The Co-op, the UKs largest national funeral provider which conducts more than 100,000 every year, has today published a report revealing that since 2011 there has been a 80 per cent decline in religious funerals.
Eight-years-ago 67 per cent of people requested traditional religious services and just 12 per cent were non-religious. However by 2018, just 13 per cent wanted a religious funeral.
Undertakers have reported a staggering shift towards unique, secular ceremonies. Among the more niche requests, there have been milk floats, canal boats, converted steam trains and quad bikes being turned into hearses.
The location of funerals has also provided opportunities for the more imaginative mourners. Zoos, buses, a cattle auction house, next to the 18th hole on a golf course - and even a McDonalds Drive Thru - have hosted processions for the deceased. A total of 77 per cent of Co-ops employees have had requests for funerals to be held outside of traditional religious settings.

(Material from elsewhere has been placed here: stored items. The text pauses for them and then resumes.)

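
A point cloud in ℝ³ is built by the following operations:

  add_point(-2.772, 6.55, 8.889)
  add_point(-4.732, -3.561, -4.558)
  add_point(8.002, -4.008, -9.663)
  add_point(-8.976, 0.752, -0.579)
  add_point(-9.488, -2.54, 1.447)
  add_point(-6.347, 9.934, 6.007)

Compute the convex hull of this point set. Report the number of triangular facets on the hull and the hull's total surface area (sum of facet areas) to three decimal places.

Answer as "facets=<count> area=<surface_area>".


facets=8 area=449.884

Hull vertices (6/6): indices [0, 1, 2, 3, 4, 5].

Per-facet area ½‖(b−a)×(c−a)‖:
  f1: (p0, p2, p4) → 140.1362
  f2: (p0, p5, p4) → 37.8888
  f3: (p0, p5, p2) → 67.4001
  f4: (p3, p5, p4) → 20.7007
  f5: (p3, p5, p2) → 111.2262
  f6: (p1, p2, p4) → 26.6847
  f7: (p1, p3, p4) → 13.9793
  f8: (p1, p3, p2) → 31.8685
Σ area = 449.884

Euler: V−E+F = 6−12+8 = 2.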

(Excerpt) Read more at telegraph.co.uk ...
gallows humor :)
No, the ashes need to be buried.
Dammit, “Europe “ is 40 countries. I assure you that Poland, Czechia, Hungary, Italy and Spain, even the Flemish part of Belgium, are less secular than the USA
Cats dig ‘em up, though.
One of the churches I attended while growing up in Africa is in fact sending missionaries to Europe. IIRC they have a couple of families in France and some more in the UK. There is active discussion of sending some to the US.
I think a funeral ala the Big Lebowski would be cool.
Not bad but the best epitaph ever is unbeatable. Mel Blanc’s “That’s All Folks”.
It is already an issue . Folks deposit the ashes there , esp. in the water areas.
But still you guys are so funny. I have no gambling bug but they re fun to hang with.
The soul is gone.
No sure that how we dispose of a body makes one iotas difference to God. Obviously, it should be respectfulbut it has nothing to do with God.
I’m choosing burial at sea. Might as well feed the fishes than become fertilizer. We conducted a (symbolic) burial at sea on board Princeton. Remains of a lost WWII sub were discovered. Bodies and sub could not be recovered (too deep and too long), so Marine Guard did the honors.
The Presbyterian (PCA) church I am at supports a missionary family that is now based in London.
Or interred in a columbarium, as my wife was and I will be.
I have always dreaded funerals homes and burial services, etc. .... I don’t wish to put my family through it, so please handle my passing as follows.
I want no funeral home viewings or services. I want to be simply and quietly cremated. I’d like my ashes saved until one of my children or grandchildren plants a tree in their yard ... my ashes to be added to the tree roots.
The tree will grow over the years to the point where its strong branches will support a swing for children to play on ... its broad leafs will provide shade over the driveway, cooling the family car ... its smaller branches will provide a welcome short resting place for a busy sparrow or robin ... from which, filthy creatures that they are, they can poop on the family car windshield.
In this way I might be kindly remembered in the future any time you discover bird crap on your windshield.
“Hey....you’re young and swingin’....”
https://www.youtube.com/watch?v=BXRxYLfq78g
More often then that, there are folks who simply take home the urn and wait until money can be found to bury or entombed at a later date.
It’d be cheaper to roll grandma into the golf course pond or feed her to the lions. Maybe they’d get a tax break with that zoo donation.